Case Study
The Client
The client is a next-generation global technology company that helps enterprises reimagine their businesses for the digital age. The company is primarily engaged in providing a range of software services, business process outsourcing and infrastructure services. Niveus Solutions helped the client with a speech to text solution for transcribing virtual recorded sessions using Google Video Intelligence.
Project Objective
The client desired to create a platform that can upload large recorded video files effortlessly into the cloud along with transcribing the audio into a text format using AI technologies.
They also required taking screenshots of different parts of the video to capture the architecture diagrams along with visual demos of any applications and wanted the pictures to be attached to the notes that were transcribed into text.
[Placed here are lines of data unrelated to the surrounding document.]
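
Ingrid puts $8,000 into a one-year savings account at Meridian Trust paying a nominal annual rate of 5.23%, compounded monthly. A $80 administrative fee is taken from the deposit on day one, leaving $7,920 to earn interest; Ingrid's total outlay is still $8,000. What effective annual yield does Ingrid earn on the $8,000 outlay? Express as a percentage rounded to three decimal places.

Value after one year: 7,920 × (1 + 0.0523/12)^12 = 7,920 × 1.053572 = $8,344.29.
Effective yield on the $8,000 outlay: 8,344.29 / 8,000 − 1 = 0.043036 = 4.304%.

4.304%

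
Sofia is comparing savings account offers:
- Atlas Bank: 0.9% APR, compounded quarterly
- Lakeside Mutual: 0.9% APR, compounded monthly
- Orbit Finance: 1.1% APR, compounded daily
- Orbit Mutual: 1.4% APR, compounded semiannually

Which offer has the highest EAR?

Orbit Mutual

Atlas Bank: (1 + 0.009/4)^4 − 1 = 0.903%
Lakeside Mutual: (1 + 0.009/12)^12 − 1 = 0.904%
Orbit Finance: (1 + 0.011/365)^365 − 1 = 1.106%
Orbit Mutual: (1 + 0.014/2)^2 − 1 = 1.405%
The highest effective annual rate is Orbit Mutual at 1.405%.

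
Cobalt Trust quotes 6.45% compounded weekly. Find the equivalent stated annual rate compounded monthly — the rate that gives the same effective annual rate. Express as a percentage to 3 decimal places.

6.463%

EAR = (1 + 0.0645/52)^52 − 1 = 0.066583.
Solve (1 + r/12)^12 = 1.066583: r/12 = 1.066583^(1/12) − 1 = 0.005386, so r = 0.064633 = 6.463%.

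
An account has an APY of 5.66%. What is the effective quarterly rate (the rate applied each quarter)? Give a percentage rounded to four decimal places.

The per-quarter rate i satisfies (1 + i)^4 = 1 + 0.0566.
i = 1.0566^(1/4) − 1 = 0.0138592 = 1.3859%.

1.3859%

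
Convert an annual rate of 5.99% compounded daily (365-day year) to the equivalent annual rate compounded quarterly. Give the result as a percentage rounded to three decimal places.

EAR = (1 + 0.0599/365)^365 − 1 = 0.061725.
Solve (1 + r/4)^4 = 1.061725: r/4 = 1.061725^(1/4) − 1 = 0.015086, so r = 0.060346 = 6.035%.

6.035%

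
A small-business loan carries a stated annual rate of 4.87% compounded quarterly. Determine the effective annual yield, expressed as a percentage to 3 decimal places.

EAR = (1 + 0.0487/4)^4 − 1.
= (1 + 0.012175)^4 − 1 = 1.049597 − 1 = 4.960%.

4.960%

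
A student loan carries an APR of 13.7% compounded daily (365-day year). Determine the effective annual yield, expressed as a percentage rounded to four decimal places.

EAR = (1 + 0.137/365)^365 − 1.
= 1.146799 − 1 = 14.6799%.

14.6799%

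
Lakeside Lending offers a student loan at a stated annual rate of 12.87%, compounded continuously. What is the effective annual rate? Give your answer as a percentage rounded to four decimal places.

13.7349%

With continuous compounding, EAR = e^0.1287 − 1.
e^0.1287 = 1.137349, so EAR = 0.137349 = 13.7349%.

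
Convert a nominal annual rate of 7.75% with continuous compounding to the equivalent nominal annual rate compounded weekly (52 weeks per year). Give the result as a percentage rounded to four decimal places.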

Screenshots have to be in a logical sequence along with the transcribed converted using speech to text solutions.
The client’s highest priority was the data security, as they wanted all the confidential information to be kept in a secured place.
Business Solution
- Developed a Video Intelligence Solution for transcribing meetings’ videos for KT sessions in HCL by converting speech to text and capturing screenshots of presentations/architecture diagrams/flowcharts etc.
- Speakers are classified in the video and the document is sequenced in a way that the speech and related screenshots come one after the other.
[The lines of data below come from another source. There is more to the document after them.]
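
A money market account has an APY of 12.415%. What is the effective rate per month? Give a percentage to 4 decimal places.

The per-month rate i satisfies (1 + i)^12 = 1 + 0.12415.
i = 1.12415^(1/12) − 1 = 0.0098000 = 0.9800%.

0.9800%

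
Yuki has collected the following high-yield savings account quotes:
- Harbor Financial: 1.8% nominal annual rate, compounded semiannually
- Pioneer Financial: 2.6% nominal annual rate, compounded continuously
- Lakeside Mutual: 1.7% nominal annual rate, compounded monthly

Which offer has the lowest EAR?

Harbor Financial: (1 + 0.018/2)^2 − 1 = 1.808%
Pioneer Financial: e^0.026 − 1 = 2.634%
Lakeside Mutual: (1 + 0.017/12)^12 − 1 = 1.713%
The lowest effective annual rate is Lakeside Mutual at 1.713%.

Lakeside Mutual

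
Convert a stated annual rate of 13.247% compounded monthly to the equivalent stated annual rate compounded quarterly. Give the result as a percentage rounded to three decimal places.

13.394%

EAR = (1 + 0.13247/12)^12 − 1 = 0.140816.
Solve (1 + r/4)^4 = 1.140816: r/4 = 1.140816^(1/4) − 1 = 0.033484, so r = 0.133938 = 13.394%.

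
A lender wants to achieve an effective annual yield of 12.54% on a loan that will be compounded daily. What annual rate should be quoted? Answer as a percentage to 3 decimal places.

(1 + r/365)^365 − 1 = 0.1254, so 1 + r/365 = 1.1254^(1/365).
r/365 = 0.000324, so r = 0.118158 = 11.816%.

11.816%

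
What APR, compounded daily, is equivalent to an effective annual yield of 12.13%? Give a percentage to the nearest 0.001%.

11.451%

(1 + r/365)^365 − 1 = 0.1213, so 1 + r/365 = 1.1213^(1/365).
r/365 = 0.000314, so r = 0.114507 = 11.451%.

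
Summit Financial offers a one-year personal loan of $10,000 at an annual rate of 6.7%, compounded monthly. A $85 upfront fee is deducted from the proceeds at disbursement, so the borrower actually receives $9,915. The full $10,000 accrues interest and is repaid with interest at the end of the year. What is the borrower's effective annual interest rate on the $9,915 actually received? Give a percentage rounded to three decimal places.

7.826%

Amount owed after one year: 10,000 × (1 + 0.067/12)^12 = 10,000 × 1.069096 = $10,690.96.
Effective rate on net proceeds: 10,690.96 / 9,915 − 1 = 0.078261 = 7.826%.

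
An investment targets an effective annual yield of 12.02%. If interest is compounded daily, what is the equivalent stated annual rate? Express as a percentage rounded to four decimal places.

11.3525%

(1 + r/365)^365 − 1 = 0.1202, so 1 + r/365 = 1.1202^(1/365).
r/365 = 0.000311, so r = 0.113525 = 11.3525%.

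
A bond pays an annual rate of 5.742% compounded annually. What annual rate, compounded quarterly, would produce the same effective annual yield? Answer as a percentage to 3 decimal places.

Compounded annually, EAR = nominal = 0.057420.
Solve (1 + r/4)^4 = 1.057420: r/4 = 1.057420^(1/4) − 1 = 0.014056, so r = 0.056223 = 5.622%.

5.622%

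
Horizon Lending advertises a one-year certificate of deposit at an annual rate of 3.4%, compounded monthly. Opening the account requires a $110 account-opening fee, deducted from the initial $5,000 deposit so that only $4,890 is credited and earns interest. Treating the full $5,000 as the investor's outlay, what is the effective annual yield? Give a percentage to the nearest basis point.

1.18%

Value after one year: 4,890 × (1 + 0.034/12)^12 = 4,890 × 1.034535 = $5,058.88.
Effective yield on the $5,000 outlay: 5,058.88 / 5,000 − 1 = 0.011775 = 1.18%.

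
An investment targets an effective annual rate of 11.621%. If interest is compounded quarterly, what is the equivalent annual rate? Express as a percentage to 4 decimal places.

11.1464%

(1 + r/4)^4 − 1 = 0.11621, so 1 + r/4 = 1.11621^(1/4).
r/4 = 0.027866, so r = 0.111464 = 11.1464%.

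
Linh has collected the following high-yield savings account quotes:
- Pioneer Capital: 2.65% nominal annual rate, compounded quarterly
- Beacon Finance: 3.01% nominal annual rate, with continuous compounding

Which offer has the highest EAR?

Beacon Finance

Pioneer Capital: (1 + 0.0265/4)^4 − 1 = 2.676%
Beacon Finance: e^0.0301 − 1 = 3.056%
The highest effective annual rate is Beacon Finance at 3.056%.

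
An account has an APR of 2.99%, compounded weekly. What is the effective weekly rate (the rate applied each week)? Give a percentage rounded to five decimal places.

0.05750%

With a nominal annual rate compounded weekly, the periodic rate is the nominal rate divided by 52.
i = 0.0299 / 52 = 0.0005750 = 0.05750%.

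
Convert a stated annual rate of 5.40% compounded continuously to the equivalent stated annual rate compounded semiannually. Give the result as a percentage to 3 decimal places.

5.474%

EAR under continuous compounding: e^0.0540 − 1 = 0.055485.
Solve (1 + r/2)^2 = 1.055485: r/2 = 1.055485^(1/2) − 1 = 0.027368, so r = 0.054736 = 5.474%.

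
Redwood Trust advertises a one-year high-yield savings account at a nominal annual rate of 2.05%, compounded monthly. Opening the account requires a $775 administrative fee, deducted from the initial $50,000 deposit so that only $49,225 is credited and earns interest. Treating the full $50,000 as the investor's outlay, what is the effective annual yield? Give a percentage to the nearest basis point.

0.49%

Value after one year: 49,225 × (1 + 0.0205/12)^12 = 49,225 × 1.020694 = $50,243.65.
Effective yield on the $50,000 outlay: 50,243.65 / 50,000 − 1 = 0.004873 = 0.49%.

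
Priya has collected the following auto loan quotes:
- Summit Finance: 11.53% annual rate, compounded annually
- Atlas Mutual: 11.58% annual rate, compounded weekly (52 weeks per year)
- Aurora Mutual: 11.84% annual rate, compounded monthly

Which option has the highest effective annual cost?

Aurora Mutual

Summit Finance: compounded annually, EAR = 11.530%
Atlas Mutual: (1 + 0.1158/52)^52 − 1 = 12.263%
Aurora Mutual: (1 + 0.1184/12)^12 − 1 = 12.504%
The highest effective annual rate is Aurora Mutual at 12.504%.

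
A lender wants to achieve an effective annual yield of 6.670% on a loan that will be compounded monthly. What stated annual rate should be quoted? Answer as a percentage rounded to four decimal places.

6.4744%

(1 + r/12)^12 − 1 = 0.06670, so 1 + r/12 = 1.06670^(1/12).
r/12 = 0.005395, so r = 0.064744 = 6.4744%.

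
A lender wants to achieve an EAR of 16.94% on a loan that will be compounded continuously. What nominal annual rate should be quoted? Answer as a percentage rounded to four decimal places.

15.6491%

Continuous: nominal r satisfies e^r − 1 = 0.1694.
r = ln(1 + 0.1694) = ln(1.1694) = 0.156491 = 15.6491%.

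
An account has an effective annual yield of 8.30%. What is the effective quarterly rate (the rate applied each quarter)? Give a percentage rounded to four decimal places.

2.0134%

The per-quarter rate i satisfies (1 + i)^4 = 1 + 0.0830.
i = 1.0830^(1/4) − 1 = 0.0201337 = 2.0134%.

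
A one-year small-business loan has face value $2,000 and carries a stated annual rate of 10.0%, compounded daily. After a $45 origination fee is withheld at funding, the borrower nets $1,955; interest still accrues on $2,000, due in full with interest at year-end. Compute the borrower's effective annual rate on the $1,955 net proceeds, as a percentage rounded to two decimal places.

13.06%

Amount owed after one year: 2,000 × (1 + 0.100/365)^365 = 2,000 × 1.105156 = $2,210.31.
Effective rate on net proceeds: 2,210.31 / 1,955 − 1 = 0.130594 = 13.06%.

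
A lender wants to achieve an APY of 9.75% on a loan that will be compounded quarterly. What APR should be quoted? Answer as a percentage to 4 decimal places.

9.4125%

(1 + r/4)^4 − 1 = 0.0975, so 1 + r/4 = 1.0975^(1/4).
r/4 = 0.023531, so r = 0.094125 = 9.4125%.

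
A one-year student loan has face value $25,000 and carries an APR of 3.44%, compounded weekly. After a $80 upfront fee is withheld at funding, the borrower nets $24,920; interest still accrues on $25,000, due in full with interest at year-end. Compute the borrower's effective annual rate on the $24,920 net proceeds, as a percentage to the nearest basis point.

Amount owed after one year: 25,000 × (1 + 0.0344/52)^52 = 25,000 × 1.034987 = $25,874.67.
Effective rate on net proceeds: 25,874.67 / 24,920 − 1 = 0.038309 = 3.83%.

3.83%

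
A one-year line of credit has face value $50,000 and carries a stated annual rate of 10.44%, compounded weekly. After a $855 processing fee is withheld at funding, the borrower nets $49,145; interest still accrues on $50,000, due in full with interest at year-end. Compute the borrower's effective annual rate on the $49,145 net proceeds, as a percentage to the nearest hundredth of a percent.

Amount owed after one year: 50,000 × (1 + 0.1044/52)^52 = 50,000 × 1.109928 = $55,496.41.
Effective rate on net proceeds: 55,496.41 / 49,145 − 1 = 0.129238 = 12.92%.

12.92%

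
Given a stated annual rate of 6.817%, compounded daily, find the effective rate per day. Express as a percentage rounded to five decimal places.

With a nominal annual rate compounded daily, the periodic rate is the nominal rate divided by 365.
i = 0.06817 / 365 = 0.0001868 = 0.01868%.

0.01868%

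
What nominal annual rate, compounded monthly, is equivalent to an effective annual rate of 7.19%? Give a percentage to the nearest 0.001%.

(1 + r/12)^12 − 1 = 0.0719, so 1 + r/12 = 1.0719^(1/12).
r/12 = 0.005803, so r = 0.069634 = 6.963%.

6.963%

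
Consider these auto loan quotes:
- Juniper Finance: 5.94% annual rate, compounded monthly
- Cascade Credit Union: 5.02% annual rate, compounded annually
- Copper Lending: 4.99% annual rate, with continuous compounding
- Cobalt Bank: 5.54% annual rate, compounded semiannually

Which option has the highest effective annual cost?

Juniper Finance

Juniper Finance: (1 + 0.0594/12)^12 − 1 = 6.104%
Cascade Credit Union: compounded annually, EAR = 5.020%
Copper Lending: e^0.0499 − 1 = 5.117%
Cobalt Bank: (1 + 0.0554/2)^2 − 1 = 5.617%
The highest effective annual rate is Juniper Finance at 6.104%.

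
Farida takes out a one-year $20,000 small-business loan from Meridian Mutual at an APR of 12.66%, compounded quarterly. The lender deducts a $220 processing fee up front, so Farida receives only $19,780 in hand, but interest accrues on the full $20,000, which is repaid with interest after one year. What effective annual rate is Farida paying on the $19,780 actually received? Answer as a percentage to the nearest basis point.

14.53%

Amount owed after one year: 20,000 × (1 + 0.1266/4)^4 = 20,000 × 1.132738 = $22,654.76.
Effective rate on net proceeds: 22,654.76 / 19,780 − 1 = 0.145337 = 14.53%.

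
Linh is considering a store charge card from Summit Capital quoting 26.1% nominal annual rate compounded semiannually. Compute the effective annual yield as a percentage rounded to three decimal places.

27.803%

EAR = (1 + 0.261/2)^2 − 1.
= 1.278030 − 1 = 27.803%.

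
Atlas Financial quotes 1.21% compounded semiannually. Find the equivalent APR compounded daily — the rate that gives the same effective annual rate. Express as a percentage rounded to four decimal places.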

- It also provides a feature to mask any sensitive information in videos and omit courtesy words from transcription.
Implementation
- The solution is executed using Google’s Cloud Video Intelligence API.
- VideoIntelligenceServiceClient API is used to detect labels that are related to shared screens/architecture diagrams.
- Transfer/upload videos to Google Cloud Storage using REST APIs actuated from the custom solution’s web UI
- Upload CSV files containing video URIs and labels into the same bucket as videos for ML training
- Cloud Data Loss Prevention (DLP) was used to identify sensitive data in transcripts and screenshots.
- Identity-Aware Proxy (IAP) in GCP is used to allow only the authenticated users to access the application.
- Web UI was implemented with React JS as the frontend and Java at the backend.